DEUX EXPERTS DÉCRYPTENT POUR NOUS LA PLACE DES COMPÉTENCES ÉMOTIONNELLES CHEZ LE DIRIGEANT DANS SES DÉCISIONS ET SON MANAGEMENT. L’IMAGE DU DIRIGEANT FROID ET CALCULATEUR EN PREND UN COUP !

 

Patrick Minod © Léa Elbaz

Patrick Minod © Léa Elbaz

 

Patrick Minod, intervenant en grandes écoles, artiste et conseil de dirigeants.

 

Vous accompagnez notamment des responsables à incarner un ‘‘ personnage de dirigeant ”, quel est l’objectif ?
Il est essentiel que le dirigeant projette une image forte. Qu’il le veuille ou non, il incarne l’entreprise et les collaborateurs placent d’importantes attentes en lui. Le leader est un exemple, il fournit un modèle dans sa manière de parler, d’écouter, de bouger. Il est un catalyseur qui donne du sens. Ce « personnage de dirigeant » valorise ce qu’est profondément le responsable, ses valeurs, sa conscience afin qu’il les place au service de l’entreprise, d’un projet qui le dépasse en tant que personne. Un dirigeant qui a trouvé et exprime son identité propre, apporte un éclairage différent, de l’émotion et de la consistance à son rôle.

 

A quoi lui sert l’émotion ?
Elle conditionne sa capacité à percevoir les autres et lui-même ainsi que l’entreprise en tant que système. Or, lorsque l’on est attentif à soi, on est en mesure de redonner du sens. L’émotion place aussi en capacité de prendre du recul. Elle permet d’être empathique, de se mettre à la place de l’autre, de l’écouter. Elle sert à s’appuyer sur l’intuition. Je compare cela à l’art de la fugue qui alterne lignes principales et contrepoints. C’est dans ces interstices que se créent les opportunités. Le dirigeant les capte par intuition.
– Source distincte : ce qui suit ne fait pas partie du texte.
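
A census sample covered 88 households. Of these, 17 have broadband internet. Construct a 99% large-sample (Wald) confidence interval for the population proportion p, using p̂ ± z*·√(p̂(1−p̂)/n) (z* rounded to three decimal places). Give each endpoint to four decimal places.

The sample proportion is 17/88 = 0.19318.
SE = √(p̂(1−p̂)/n) = √(0.155863/88) = 0.042085.
The 99% critical value is z* = 2.576.
Margin = 2.576·0.042085 = 0.10841.
Interval: 0.19318 ± 0.10841 → (0.0848, 0.3016).

(0.0848, 0.3016)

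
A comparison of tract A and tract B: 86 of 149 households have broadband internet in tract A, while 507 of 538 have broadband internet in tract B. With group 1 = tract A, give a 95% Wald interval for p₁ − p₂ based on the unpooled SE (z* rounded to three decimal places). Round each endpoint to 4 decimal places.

(-0.4469, -0.2835)

p̂₁ = 0.57718, p̂₂ = 0.94238, so the observed difference is -0.36520.
SE = √(0.001637873 + 0.000100931) = √0.001738804 = 0.041699.
The 95% critical value is z* = 1.960. Margin of error = 0.08173.
CI: -0.36520 ± 0.08173 = (-0.4469, -0.2835).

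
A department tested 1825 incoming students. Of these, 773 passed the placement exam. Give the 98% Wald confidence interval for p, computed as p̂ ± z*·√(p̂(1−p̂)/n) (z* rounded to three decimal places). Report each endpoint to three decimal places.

p̂ = 773/1825 = 0.42356.
SE = √(p̂(1−p̂)/n) = √(0.244157/1825) = 0.011567.
For 98% confidence, z* = 2.326.
Margin of error: 2.326 × 0.011567 = 0.02690.
CI: 0.42356 ± 0.02690 = (0.397, 0.450).

(0.397, 0.450)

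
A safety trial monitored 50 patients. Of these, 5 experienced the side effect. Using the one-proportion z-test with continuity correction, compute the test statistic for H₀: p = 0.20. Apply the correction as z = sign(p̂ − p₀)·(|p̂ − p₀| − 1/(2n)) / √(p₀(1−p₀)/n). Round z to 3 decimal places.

With x = 5 successes in n = 50, p̂ = 0.10000. p̂ − p₀ = -0.100000.
Continuity correction 1/(2n) = 1/100 = 0.010000.
Corrected numerator: |-0.100000| − 0.010000 = 0.090000.
Under H₀, SE = √(p₀(1−p₀)/n) = √(0.20·0.80/50) = √0.003200000 = 0.056569.
z = −0.090000/0.056569 = -1.591.

z = -1.591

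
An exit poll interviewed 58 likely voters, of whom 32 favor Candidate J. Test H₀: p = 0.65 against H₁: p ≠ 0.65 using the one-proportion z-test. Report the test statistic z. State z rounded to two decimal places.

z = -1.57

With x = 32 successes in n = 58, p̂ = 0.55172.
SE₀ = √(0.65·0.35/58) = 0.062629.
z = (p̂ − p₀)/SE = (0.55172 − 0.65)/0.062629 = -1.57.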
Il catalyse les choses par son écoute, intègre les dissonances, orchestre pour produire une musique et lui donner une âme.
www.patrickminod.fr
www.bruitsdecume.fr

 

 

 

Christophe Haag © Martine Leroy

Christophe Haag © Martine Leroy

Christophe Haag, enseignant-chercheur à EMLYON Business School. Il travaille sur le rôle de l’intelligence émotionnelle (IE) chez le dirigeant. Il prépare la sortie de plusieurs ouvrages, App et MOOC sur ce thème, mariant témoignages et analyses scientifiques.

 

En quoi l’IE est-elle source de performance chez le dirigeant ?
On sait scientifiquement que les personnes à fort QE sont moins stressées que les autres, avec tout le bénéfice sur leur santé morale et physique que cela implique. Or, la santé du dirigeant est un élement essentiel à sa performance et à celle de son entreprise. Lorsque la tension économique est forte, savoir gérer ses émotions, le stress pour bien appréhender les risques, sont des facteurs cruciaux dans la prise de décision.

 

Qu’est-ce que l’IE ?
L’IE, c’est être dans l’équilibre, c’est réguler ses émotions. On peut aussi parler d’intelligence adaptative. Personne ne peut refouler ses émotions en permanence et sur la durée, elles finissent par s’exprimer parfois dramatiquement (burn-out, incident cardiaque, AVC…). L’IE s’avère cruciale chez le dirigeant car il est sur-stimulé, sur-sollicité au plan émotionnel de par ses responsabilités et son exposition. Son rythme est extrêmement soutenu, il navigue dans un univers mouvant, est harcelé par une saturation de messages. Il est soumis à l’urgence et à la complexité. Il vit des événements intenses. Cette tension génère des effets qu’il doit être en mesure de gérer. Il est en outre entouré de gens dont il ne sait pas vraiment ce qu’ils pensent, il doute de leur sincérité. Cela demande un effort psychique.

 

A quoi sert concrètement l’IE pour décider ?
L’IE est un véritable scan à enjeux, elle s’appuie sur le GPS intérieur du dirigeant. Elle est une forme d’intuition, d’adaptativité. L’IE retranscrit la vérité d’un instant T, permet de capter l’information, de lire les émotions des autres, de les assimiler, d’en comprendre les causes et de faire des choix. La régulation permet de bien vivre ses émotions, de ne pas en être prisonnier, et surtout de passer à l’action.

 

Que fait le dirigeant doté d’IE en matière de management ?
ll sait distiller de l’émotion, créer un album photos de souvenirs collectifs. Il sait célébrer, prolonger la dynamique d’une émotion. Il crée du liant entre individus en s’appuyant sur les émotions collectives. Il sait rendre l’émotion fonctionnelle et positive.